EXPERIMENT ON MELTING IN HEAT-STORAGE CAPSULE WITH CLOSE CONTACT AND NATURAL-CONVECTION

Close-contact melting heat transfer characteristics, including natural convection in the liquid region in a horizontal cylindrical capsule, were studied experimentally. Elucidation of the heat transfer mechanism in such a case is of special importance in designing cost-effective ice storage and heat storage systems employing the latent heat of fusion thermal energy storage (TES) concept. Experimental results are presented on melting heat transfer in horizontal cylindrical capsules. This phenomenon includes both close-contact heat transfer in a narrow layer between the solid and the capsule wall and natural convection in the liquid melt. Hitherto, attention has been focused mainly on close-contact melting, and the contribution of natural convective heat transfer in the liquid phase has been neglected. The contribution of natural convection in a cylindrical capsule was clarified when Rayleigh and Stefan numbers were varied over a wide range of values.
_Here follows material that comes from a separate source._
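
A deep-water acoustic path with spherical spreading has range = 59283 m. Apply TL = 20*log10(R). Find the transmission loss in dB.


TL = 20*log10(59283) = 95.46

95.46 dB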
In most previous studies, these parameters were kept within a relatively narrow range, and the effect of varying parameters was not discussed. It is shown in the present paper that the contribution of close-contact heat transfer is reduced as the Stefan number increases and therefore the contribution of natural convection in the melt region becomes significant. Experimental results are compared with numerical results in which both close-contact and natural convection effects are included. The results facilitate the design of practical latent heat TES systems using various capsules.